Sunil Bharti Mittal, the founder of Bharti Enterprises. Photo: AFP

Telecom major Bharti Airtel posted its biggest quarterly loss since it went public in 2002, hurt by the price war and a one-time loss of 14.45 billion rupees (US$207 million).

The Sunil Bharti Mittal-promoted company incurred a net loss of 28.66 billion rupees ($411 million) in the first quarter this year as against a profit of 970 million rupees in the previous year. It is its first quarterly loss since December 2003.

However, the company’s average revenue per user for this quarter was the industry’s best at 129 rupees on a subscriber base of 320 million. It was 105 rupees in the year-ago quarter and 123 rupees in the previous quarter. It has risen for the third straight quarter.

Vodafone Idea’s average revenue per user during the same period was 108 rupees, while that of Reliance Jio was 122 rupees.

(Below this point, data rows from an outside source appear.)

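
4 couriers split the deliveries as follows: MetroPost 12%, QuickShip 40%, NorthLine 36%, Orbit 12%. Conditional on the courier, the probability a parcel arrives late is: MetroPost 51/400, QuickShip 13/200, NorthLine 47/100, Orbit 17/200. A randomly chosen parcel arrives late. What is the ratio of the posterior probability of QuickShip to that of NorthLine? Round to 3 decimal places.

Unnormalized posteriors (prior × likelihood):
  MetroPost: 0.12 × 0.1275 = 0.0153
  QuickShip: 0.4 × 0.065 = 0.026
  NorthLine: 0.36 × 0.47 = 0.1692
  Orbit: 0.12 × 0.085 = 0.0102
Sum = 0.2207.
The ratio is 0.026 / 0.1692 (the normalizer cancels) = 0.154.

0.154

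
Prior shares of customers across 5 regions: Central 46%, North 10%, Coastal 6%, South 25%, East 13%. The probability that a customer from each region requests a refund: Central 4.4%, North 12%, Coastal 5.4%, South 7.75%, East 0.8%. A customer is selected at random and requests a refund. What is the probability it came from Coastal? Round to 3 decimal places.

0.058

Prior × likelihood for each hypothesis:
  Central: 0.46 × 0.044 = 0.02024
  North: 0.1 × 0.12 = 0.012
  Coastal: 0.06 × 0.054 = 0.00324
  South: 0.25 × 0.0775 = 0.019375
  East: 0.13 × 0.008 = 0.00104
Total = 0.055895.
P(Coastal | evidence) = 0.00324 / 0.055895 ≈ 0.058.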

Airtel also retained the top spot in the market in terms of revenue this quarter as its top line was up 2.8% at 153.45 billion rupees. Vodafone Idea posted revenue of 112.69 billion rupees and Reliance Jio’s revenue was Rs 116.79 billion rupees, Business Standard reports.

However, in the same period Reliance Jio has posted a profit of 8.91 billion rupees ($127 million) and Vodafone-Idea incurred a loss of over 45 billion rupees.

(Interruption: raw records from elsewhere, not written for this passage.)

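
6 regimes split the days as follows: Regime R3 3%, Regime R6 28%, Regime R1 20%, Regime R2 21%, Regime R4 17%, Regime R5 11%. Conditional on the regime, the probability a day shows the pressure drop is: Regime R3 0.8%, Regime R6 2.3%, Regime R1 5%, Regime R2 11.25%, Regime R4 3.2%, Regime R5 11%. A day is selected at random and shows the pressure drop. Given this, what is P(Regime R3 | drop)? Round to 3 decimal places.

Prior × likelihood for each hypothesis:
  Regime R3: 0.03 × 0.008 = 0.00024
  Regime R6: 0.28 × 0.023 = 0.00644
  Regime R1: 0.2 × 0.05 = 0.01
  Regime R2: 0.21 × 0.1125 = 0.023625
  Regime R4: 0.17 × 0.032 = 0.00544
  Regime R5: 0.11 × 0.11 = 0.0121
Normalizing constant = 0.057845.
P(Regime R3 | evidence) = 0.00024 / 0.057845 ≈ 0.004.

0.004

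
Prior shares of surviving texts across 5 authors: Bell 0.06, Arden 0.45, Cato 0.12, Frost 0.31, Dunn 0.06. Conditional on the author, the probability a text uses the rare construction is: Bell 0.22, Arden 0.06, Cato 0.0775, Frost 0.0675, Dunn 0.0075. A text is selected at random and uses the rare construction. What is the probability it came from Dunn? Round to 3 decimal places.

Compute prior × likelihood for every hypothesis:
  Bell: 0.06 × 0.22 = 0.0132
  Arden: 0.45 × 0.06 = 0.027
  Cato: 0.12 × 0.0775 = 0.0093
  Frost: 0.31 × 0.0675 = 0.020925
  Dunn: 0.06 × 0.0075 = 0.00045
Sum = 0.070875.
P(Dunn | evidence) = 0.00045 / 0.070875 ≈ 0.006.

0.006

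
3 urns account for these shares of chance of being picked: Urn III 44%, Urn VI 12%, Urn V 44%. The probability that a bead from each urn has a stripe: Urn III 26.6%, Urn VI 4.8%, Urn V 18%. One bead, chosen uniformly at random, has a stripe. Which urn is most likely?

Compute prior × likelihood for every hypothesis:
  Urn III: 0.44 × 0.266 = 0.11704
  Urn VI: 0.12 × 0.048 = 0.00576
  Urn V: 0.44 × 0.18 = 0.0792
Total = 0.202.
Largest term belongs to Urn III, so Urn III is most probable.

Urn III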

During the first quarter, Airtel’s mobile revenue saw year-on-year growth of 3.7%. Mobile 4G data customers increased by 63.3% to 95.2 million from 58.3 million in the corresponding quarter last year. This happened despite a rise in the price for its lowest tariff plans and deactivation of low-revenue-generating customers.

The telecom company incurred a one-time cost of over 14 billion rupees to redeploy spectrum and upgrade from 3G networks to 4G. In the preceding quarter, Airtel had posted a surprise profit of 1.07 billion rupees because of a one-time gain of 20.22 billion rupees.

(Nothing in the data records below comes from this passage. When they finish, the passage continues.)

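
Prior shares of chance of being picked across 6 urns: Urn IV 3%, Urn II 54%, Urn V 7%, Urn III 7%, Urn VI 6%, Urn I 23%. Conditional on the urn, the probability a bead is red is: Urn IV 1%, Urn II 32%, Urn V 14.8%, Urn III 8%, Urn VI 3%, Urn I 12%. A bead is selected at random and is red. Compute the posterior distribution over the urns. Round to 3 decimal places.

Urn IV 0.001, Urn II 0.791, Urn V 0.047, Urn III 0.026, Urn VI 0.008, Urn I 0.126

Compute prior × likelihood for every hypothesis:
  Urn IV: 0.03 × 0.01 = 0.0003
  Urn II: 0.54 × 0.32 = 0.1728
  Urn V: 0.07 × 0.148 = 0.01036
  Urn III: 0.07 × 0.08 = 0.0056
  Urn VI: 0.06 × 0.03 = 0.0018
  Urn I: 0.23 × 0.12 = 0.0276
Normalizing constant = 0.21846.
P(Urn IV | red) = 0.0003/0.21846 ≈ 0.001
P(Urn II | red) = 0.1728/0.21846 ≈ 0.791
P(Urn V | red) = 0.01036/0.21846 ≈ 0.047
P(Urn III | red) = 0.0056/0.21846 ≈ 0.026
P(Urn VI | red) = 0.0018/0.21846 ≈ 0.008
P(Urn I | red) = 0.0276/0.21846 ≈ 0.126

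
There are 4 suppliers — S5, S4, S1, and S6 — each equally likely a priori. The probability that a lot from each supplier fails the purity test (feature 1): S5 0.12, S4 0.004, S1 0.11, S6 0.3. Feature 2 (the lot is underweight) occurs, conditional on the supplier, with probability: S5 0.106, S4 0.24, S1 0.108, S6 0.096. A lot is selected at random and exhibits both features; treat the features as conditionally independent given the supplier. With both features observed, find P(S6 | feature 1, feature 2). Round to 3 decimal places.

With a uniform prior (1/4 each), posterior ∝ likelihood:
  S5: 0.12 × 0.106 = 0.01272
  S4: 0.004 × 0.24 = 0.00096
  S1: 0.11 × 0.108 = 0.01188
  S6: 0.3 × 0.096 = 0.0288
Total = 0.05436.
P(S6 | evidence) = 0.0288 / 0.05436 ≈ 0.530.

0.530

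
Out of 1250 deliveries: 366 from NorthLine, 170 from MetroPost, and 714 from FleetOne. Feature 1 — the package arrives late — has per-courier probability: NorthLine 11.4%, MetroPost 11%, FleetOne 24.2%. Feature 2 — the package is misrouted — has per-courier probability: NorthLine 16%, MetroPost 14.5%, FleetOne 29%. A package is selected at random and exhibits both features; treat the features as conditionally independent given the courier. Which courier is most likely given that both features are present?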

The launch of low-cost tariff plans by Reliance Jio forced rivals to drop their rates, hurting profit margins. Smaller companies were forced to either shut shop or get acquired.

Right now the Indian market has three main private players – Airtel, Jio and the merged entity of Vodafone and Idea. The state-owned Bharat Sanchar Nigam Limited is also incurring heavy losses and the government is looking to divest the company.